Spirituality – How did you develop a relationship with “the spiritual ” i.e., a higher power, God, religion, spirituality? Was a religious practice or affiliation important as you were growing up? Does religion or spirituality affect your life: marriage, parenting, self-esteem, sexuality, and familial responsibilities or loyalties? Does your family observe rituals of celebration and connection (meals, rituals around coming and going, couple rituals)? Was anyone in your family particularly spiritual? How so? What positive or negative messages did you hear/receive about spiritual beliefs and practices?

(Other areas you might consider are: personal environment and organization, health and wellness, friends, personal development, play and recreation, and intimacy.)

So, it’s no surprise that in our life at work, at home, at play and in relationship, we more often than not are acting out our childhood patterns and roles. It’s not surprising that we unconsciously place overlays of our family members on to our colleagues, bosses and managers at work, on to our spouse or partner at home and on to our friends, neighbors and others at play. It’s natural and normal, but often self-destructive and self-sabotaging both to us and to our relationships.

It’s not uncommon, then, to witness workplace (or home or “playground”) arguments that resemble family arguments, disagreement and conflict. It’s not uncommon to experience dysfunctional relationships in the workplace with in-fighting and back-stabbing behavior that mimic sibling rivalries.

When we choose to undertake personal growth and self-awareness work, we then discover how we have come to behave in the ways we do, how we chose to play the roles and wear the masks to cover up our feelings of lack, inadequacy, or guilt or shame. In essence we discover the “shadow side” of our personalities. As Jungian analyst Robert Johnson says, “There’s gold in the shadow” and that the discovery and mining of this gold is “related to our higher calling” our True, Real and Authentic Self – where we can shed the defensive roles and patterns of, for example, the “victim, “clown,” “over-achiever, “persecutor,” and “pleaser” to be replaced by the “True and Real” me.

When we discover who we truly are, we open to the possibility of emotional, psychological and spiritual maturity – the doorway to the place where the “truth sets one free.” We can open to the possibility of being real, a state where we experience lightness of being and we have no need for defensiveness, grandiosity, avoidance, denial or fake and phony self-destructive and self-sabotaging role behavior.

Sometimes the journey backwards is well worth taking.
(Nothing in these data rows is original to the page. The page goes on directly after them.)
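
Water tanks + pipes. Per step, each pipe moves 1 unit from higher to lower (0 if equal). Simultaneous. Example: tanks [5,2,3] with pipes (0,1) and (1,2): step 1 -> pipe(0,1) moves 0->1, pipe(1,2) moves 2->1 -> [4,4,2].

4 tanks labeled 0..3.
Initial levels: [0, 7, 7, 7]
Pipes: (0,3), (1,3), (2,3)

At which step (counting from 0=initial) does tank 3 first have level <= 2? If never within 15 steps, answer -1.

Answer: -1

Derivation:
Step 1: flows [3->0,1=3,2=3] -> levels [1 7 7 6]
Step 2: flows [3->0,1->3,2->3] -> levels [2 6 6 7]
Step 3: flows [3->0,3->1,3->2] -> levels [3 7 7 4]
Step 4: flows [3->0,1->3,2->3] -> levels [4 6 6 5]
Step 5: flows [3->0,1->3,2->3] -> levels [5 5 5 6]
Step 6: flows [3->0,3->1,3->2] -> levels [6 6 6 3]
Step 7: flows [0->3,1->3,2->3] -> levels [5 5 5 6]
  -> period-2 cycle (repeats step 5); tank 3 never drops to <=2
Tank 3 never reaches <=2 within 15 steps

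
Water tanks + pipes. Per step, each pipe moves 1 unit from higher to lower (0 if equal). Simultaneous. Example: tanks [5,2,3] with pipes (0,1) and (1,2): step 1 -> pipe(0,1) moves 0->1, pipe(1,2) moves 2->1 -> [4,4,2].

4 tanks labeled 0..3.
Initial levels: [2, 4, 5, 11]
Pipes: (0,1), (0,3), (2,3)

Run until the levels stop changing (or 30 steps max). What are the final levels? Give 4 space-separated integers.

Answer: 4 6 5 7

Derivation:
Step 1: flows [1->0,3->0,3->2] -> levels [4 3 6 9]
Step 2: flows [0->1,3->0,3->2] -> levels [4 4 7 7]
Step 3: flows [0=1,3->0,2=3] -> levels [5 4 7 6]
Step 4: flows [0->1,3->0,2->3] -> levels [5 5 6 6]
Step 5: flows [0=1,3->0,2=3] -> levels [6 5 6 5]
Step 6: flows [0->1,0->3,2->3] -> levels [4 6 5 7]
Step 7: flows [1->0,3->0,3->2] -> levels [6 5 6 5]
  -> period-2 cycle: step 7 state = step 5 state; never stabilizes
  -> state at step 30: (30-5) mod 2 = 1, same as step 6 -> [4 6 5 7]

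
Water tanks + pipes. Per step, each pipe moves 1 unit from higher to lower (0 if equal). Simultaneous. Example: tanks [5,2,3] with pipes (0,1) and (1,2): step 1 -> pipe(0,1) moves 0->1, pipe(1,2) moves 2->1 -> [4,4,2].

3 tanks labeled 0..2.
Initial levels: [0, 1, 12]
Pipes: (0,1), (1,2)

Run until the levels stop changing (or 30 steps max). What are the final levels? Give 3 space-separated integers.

Answer: 4 5 4

Derivation:
Step 1: flows [1->0,2->1] -> levels [1 1 11]
Step 2: flows [0=1,2->1] -> levels [1 2 10]
Step 3: flows [1->0,2->1] -> levels [2 2 9]
Step 4: flows [0=1,2->1] -> levels [2 3 8]
Step 5: flows [1->0,2->1] -> levels [3 3 7]
Step 6: flows [0=1,2->1] -> levels [3 4 6]
Step 7: flows [1->0,2->1] -> levels [4 4 5]
Step 8: flows [0=1,2->1] -> levels [4 5 4]
Step 9: flows [1->0,1->2] -> levels [5 3 5]
Step 10: flows [0->1,2->1] -> levels [4 5 4]
  -> period-2 cycle: step 10 state = step 8 state; never stabilizes
  -> state at step 30: (30-8) mod 2 = 0, same as step 8 -> [4 5 4]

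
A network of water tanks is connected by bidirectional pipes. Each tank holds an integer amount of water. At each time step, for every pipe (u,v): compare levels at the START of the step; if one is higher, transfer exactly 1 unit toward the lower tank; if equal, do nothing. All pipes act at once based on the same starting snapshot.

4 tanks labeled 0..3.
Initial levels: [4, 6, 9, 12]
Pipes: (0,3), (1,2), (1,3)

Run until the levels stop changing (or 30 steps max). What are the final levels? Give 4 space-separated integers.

Step 1: flows [3->0,2->1,3->1] -> levels [5 8 8 10]
Step 2: flows [3->0,1=2,3->1] -> levels [6 9 8 8]
Step 3: flows [3->0,1->2,1->3] -> levels [7 7 9 8]
Step 4: flows [3->0,2->1,3->1] -> levels [8 9 8 6]
Step 5: flows [0->3,1->2,1->3] -> levels [7 7 9 8]
  -> period-2 cycle: step 5 state = step 3 state; never stabilizes
  -> state at step 30: (30-3) mod 2 = 1, same as step 4 -> [8 9 8 6]

Answer: 8 9 8 6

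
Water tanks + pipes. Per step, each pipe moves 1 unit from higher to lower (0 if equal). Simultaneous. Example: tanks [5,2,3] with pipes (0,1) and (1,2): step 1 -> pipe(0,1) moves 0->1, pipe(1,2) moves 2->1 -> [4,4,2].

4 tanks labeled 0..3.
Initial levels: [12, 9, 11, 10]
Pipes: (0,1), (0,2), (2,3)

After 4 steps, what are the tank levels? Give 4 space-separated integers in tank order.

Answer: 11 10 10 11

Derivation:
Step 1: flows [0->1,0->2,2->3] -> levels [10 10 11 11]
Step 2: flows [0=1,2->0,2=3] -> levels [11 10 10 11]
Step 3: flows [0->1,0->2,3->2] -> levels [9 11 12 10]
Step 4: flows [1->0,2->0,2->3] -> levels [11 10 10 11]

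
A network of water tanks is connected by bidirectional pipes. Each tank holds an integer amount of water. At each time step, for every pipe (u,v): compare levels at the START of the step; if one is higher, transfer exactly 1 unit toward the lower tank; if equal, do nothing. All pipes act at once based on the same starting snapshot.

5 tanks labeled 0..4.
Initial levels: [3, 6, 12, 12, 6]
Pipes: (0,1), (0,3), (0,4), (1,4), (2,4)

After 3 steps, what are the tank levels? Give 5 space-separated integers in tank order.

Answer: 8 5 9 9 8

Derivation:
Step 1: flows [1->0,3->0,4->0,1=4,2->4] -> levels [6 5 11 11 6]
Step 2: flows [0->1,3->0,0=4,4->1,2->4] -> levels [6 7 10 10 6]
Step 3: flows [1->0,3->0,0=4,1->4,2->4] -> levels [8 5 9 9 8]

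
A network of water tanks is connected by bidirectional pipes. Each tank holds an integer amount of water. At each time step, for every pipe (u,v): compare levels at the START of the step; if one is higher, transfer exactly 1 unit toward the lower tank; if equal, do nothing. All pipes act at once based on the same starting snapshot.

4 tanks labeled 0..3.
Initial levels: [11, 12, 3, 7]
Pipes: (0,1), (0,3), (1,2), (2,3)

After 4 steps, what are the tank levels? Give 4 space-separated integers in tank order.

Answer: 7 9 8 9

Derivation:
Step 1: flows [1->0,0->3,1->2,3->2] -> levels [11 10 5 7]
Step 2: flows [0->1,0->3,1->2,3->2] -> levels [9 10 7 7]
Step 3: flows [1->0,0->3,1->2,2=3] -> levels [9 8 8 8]
Step 4: flows [0->1,0->3,1=2,2=3] -> levels [7 9 8 9]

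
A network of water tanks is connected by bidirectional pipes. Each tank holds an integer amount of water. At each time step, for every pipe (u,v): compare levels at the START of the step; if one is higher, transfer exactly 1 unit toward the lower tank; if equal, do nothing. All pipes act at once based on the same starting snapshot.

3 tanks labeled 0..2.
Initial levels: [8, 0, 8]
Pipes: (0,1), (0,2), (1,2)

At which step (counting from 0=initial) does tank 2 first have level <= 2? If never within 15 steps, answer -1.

Answer: -1

Derivation:
Step 1: flows [0->1,0=2,2->1] -> levels [7 2 7]
Step 2: flows [0->1,0=2,2->1] -> levels [6 4 6]
Step 3: flows [0->1,0=2,2->1] -> levels [5 6 5]
Step 4: flows [1->0,0=2,1->2] -> levels [6 4 6]
  -> period-2 cycle (repeats step 2); tank 2 never drops to <=2
Tank 2 never reaches <=2 within 15 steps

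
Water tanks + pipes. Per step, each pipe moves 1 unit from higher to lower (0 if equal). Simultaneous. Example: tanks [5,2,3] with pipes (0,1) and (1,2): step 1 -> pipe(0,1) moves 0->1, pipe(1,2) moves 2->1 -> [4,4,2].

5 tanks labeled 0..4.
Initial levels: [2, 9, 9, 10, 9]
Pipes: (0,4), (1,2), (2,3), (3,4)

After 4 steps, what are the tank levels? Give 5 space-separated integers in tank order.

Answer: 6 10 8 8 7

Derivation:
Step 1: flows [4->0,1=2,3->2,3->4] -> levels [3 9 10 8 9]
Step 2: flows [4->0,2->1,2->3,4->3] -> levels [4 10 8 10 7]
Step 3: flows [4->0,1->2,3->2,3->4] -> levels [5 9 10 8 7]
Step 4: flows [4->0,2->1,2->3,3->4] -> levels [6 10 8 8 7]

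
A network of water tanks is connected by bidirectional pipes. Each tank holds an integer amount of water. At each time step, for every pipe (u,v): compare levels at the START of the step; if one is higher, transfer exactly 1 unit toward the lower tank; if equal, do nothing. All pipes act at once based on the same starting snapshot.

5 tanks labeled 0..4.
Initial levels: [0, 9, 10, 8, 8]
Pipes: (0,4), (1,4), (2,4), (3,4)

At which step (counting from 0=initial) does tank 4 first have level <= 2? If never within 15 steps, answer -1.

Step 1: flows [4->0,1->4,2->4,3=4] -> levels [1 8 9 8 9]
Step 2: flows [4->0,4->1,2=4,4->3] -> levels [2 9 9 9 6]
Step 3: flows [4->0,1->4,2->4,3->4] -> levels [3 8 8 8 8]
Step 4: flows [4->0,1=4,2=4,3=4] -> levels [4 8 8 8 7]
Step 5: flows [4->0,1->4,2->4,3->4] -> levels [5 7 7 7 9]
Step 6: flows [4->0,4->1,4->2,4->3] -> levels [6 8 8 8 5]
Step 7: flows [0->4,1->4,2->4,3->4] -> levels [5 7 7 7 9]
  -> period-2 cycle (repeats step 5); tank 4 never drops to <=2
Tank 4 never reaches <=2 within 15 steps

Answer: -1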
This is one of those times.

So, some questions for self-reflection are:

·How do you deal with conflict at work, at home, and at play?

·Do folks at work remind you of your family of origin in any way? Do personality conflicts remind you of your parents or siblings?

·Do you ever play the role and exhibit patterns of the “victim,” “clown,” “over-achiever,” persecutor,” and “pleaser?” Or other roles?

·Do you generally take things personally? What would your friends and colleagues say?

·Did you ever look at your history to see why you are who you are? How do you feel when you think about this question?

·Do you know who your authentic self is? How do you know?